Moose Cavalryman reporting in. I am ashamed that our american brethren have turned to cow riding. No wonder they went rogue.
 
Cows are obviously the moft efficent form of travel, carrying a sustainable milk supply for those long raids.
 
You can milk Moose. They just really don't like it.
 
... No, okay but f'real tho. Are you going to have someone or a group to travel with in Japan? You gonna have to be brutally honest with yourself and ask if you really do have a hard time saying no to people or anything of that nature. Because pick pockets and scammers don't really give a shit, they will rob your ass blind because you're just another clueless, bumbling gaijin on their turf.

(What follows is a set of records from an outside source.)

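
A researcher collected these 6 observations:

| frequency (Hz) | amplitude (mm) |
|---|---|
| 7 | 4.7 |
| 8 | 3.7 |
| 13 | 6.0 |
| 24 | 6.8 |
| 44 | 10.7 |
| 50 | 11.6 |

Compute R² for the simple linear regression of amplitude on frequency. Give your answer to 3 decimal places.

n = 6, Σx = 146, Σy = 43.5, Σxy = 1354.5, Σx² = 5294, Σy² = 367.07
Sxx = Σx² − (Σx)²/n = 5294 − 3552.666667 = 1741.333333
Sxy = Σxy − (Σx)(Σy)/n = 1354.5 − 1058.5 = 296
Syy = Σy² − (Σy)²/n = 367.07 − 315.375 = 51.695
R² = Sxy²/(Sxx·Syy) = (296)²/(1741.333333·51.695) = 0.973314

0.973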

Especially if you plan on visiting the really metropolitan areas like Tokyo.

Stick to the main streets, don't go down alleys, side streets, dimly lit areas no matter how much more "quicker" it would be.

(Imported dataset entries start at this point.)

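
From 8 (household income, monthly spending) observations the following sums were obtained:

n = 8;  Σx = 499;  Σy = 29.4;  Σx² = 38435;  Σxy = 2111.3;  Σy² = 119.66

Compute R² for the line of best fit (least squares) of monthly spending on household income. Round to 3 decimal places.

0.907

Sxx = Σx² − (Σx)²/n = 38435 − 31125.125 = 7309.875
Sxy = Σxy − (Σx)(Σy)/n = 2111.3 − 1833.825 = 277.475
Syy = Σy² − (Σy)²/n = 119.66 − 108.045 = 11.615
R² = Sxy²/(Sxx·Syy) = (277.475)²/(7309.875·11.615) = 0.906815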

Speaking of dimly lit areas: STAY IN THE LIGHT, literally. If an area isn't lit well enough for you to make out the outline of your nails on your fingers swerve the fuck away.

Stay where other people are. This has the disadvantage of getting Artful Dodger-style pickpocketed but at least there'll be witnesses. The advantage is that you're in a group and scammers or other like-minded low level criminal scum evaluate how easy it will be to separate you from others to cajole you into doing whatever.
- Sidenote: Difficult though it may be, try to look like you know what you're doing. Scammers and swindlers use "Oh, are you lost? I can help you find xyz!" as a way to get in your good graces... before they rob you.
- I mean, if you've ever been to a major city, especially like New York and managed to not get 1)Hopelessly lost 2)Robbed of every cent 3)Guilted into paying L train performers or whatevs, you'll do fine.

FIRMLY say "No thank you," to shit that you feel in your gut ain't right. Godspeed if you're at a souvenir shop with a particularly pushy auntie manning the register. Also, make sure it's a knick-knack that won't break in your bag when you go home. You will forget it somewhere in you insist on hand-carrying it all the way back to the States.

Not to ruin your trip or some shit but this pretty much goes for visiting any place that people have "dreamed" of going. De-romanticizing the place works wonders and decreases heartbreak when you stop thinking of shit like, "Oh xyz would never happen to me in Tokyo because... well, it's Tokyo!"

But mainly: Have fun. And keep your purse in the front.